Gentlemen, do you see what Freerk, and the limitations of our ocular development, are trying to tell us? The more you concentrate on an object, the more it tends to disappear. Hence, the things that are most central to our lives are those things we begin to lose sight of. Do not wait for crisis or calamity to come in and force you to see those you love in a new light. Resolve to look at your love anew each and every day—try to see again what it was you saw before; try to see what it is you have yet to discover. You will not always succeed. But you won’t always fail either.
But, anyway, my point about Carter was simpler. As we’ve established, if something doesn’t keep moving, it disappears, and Dr. Carter is in danger of disappearing. Coming at this series as I do, from the future as it were, I know that season 11 is Carter’s last. I could speculate on all sorts of outside considerations that might be working to convince Noah Wyle that John Carter needs to hang up his stethoscope—fatigue, a desire to do movies, a feud over money, a wish to spend more time with his family. I get that. That’s reality.

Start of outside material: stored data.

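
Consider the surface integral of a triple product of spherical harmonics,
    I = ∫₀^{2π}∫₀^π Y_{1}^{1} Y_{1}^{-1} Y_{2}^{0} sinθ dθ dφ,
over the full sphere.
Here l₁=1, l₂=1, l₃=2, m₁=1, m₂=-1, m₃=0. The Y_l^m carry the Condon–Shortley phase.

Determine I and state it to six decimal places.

Checks pass: Σm=0; 4 even; l₃=2∈[0,2].
(2·1+1)(2·1+1)(2·2+1) = 45
Δ: 0! 2! 2! / 5! → 1/30
sum: t=0:+1/1 = 1/1
3j²(1 1 2; 0 0 0) = Δ·Π!·Σ² = 2/15  (sign +1)
sum: t=0:+1/4 = 1/4
3j²(1 1 2; 1 -1 0) = Δ·Π!·Σ² = 1/30  (sign +1)
combine: 4πI² = 45·2/15·1/30 = 1/5
take √, sign +1: I = 0.12615663

0.126157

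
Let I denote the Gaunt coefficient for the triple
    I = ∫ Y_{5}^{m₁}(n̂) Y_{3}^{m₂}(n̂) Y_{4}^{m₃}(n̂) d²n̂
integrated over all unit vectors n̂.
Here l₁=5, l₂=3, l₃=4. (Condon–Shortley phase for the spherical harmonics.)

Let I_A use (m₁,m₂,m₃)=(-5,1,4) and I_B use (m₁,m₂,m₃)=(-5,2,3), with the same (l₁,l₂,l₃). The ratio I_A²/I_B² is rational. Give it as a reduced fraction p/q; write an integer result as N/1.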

But don’t leave a character like this hanging, just marking time. Carter’s given more than a decade of service to this organization—hard work, exciting work, compassionate work—and now we’re supposed to stand by and watch him moon about, quietly grinning in the background, slowly fading away, while Kovac and Pratt preen and strut and butt heads in the battle for resident heart-throb?
It’s a sad and disappointing end to a long, beautiful run.
I hope that should I ever find myself in a similar situation professionally, I will have the sense and good grace to know when to call it.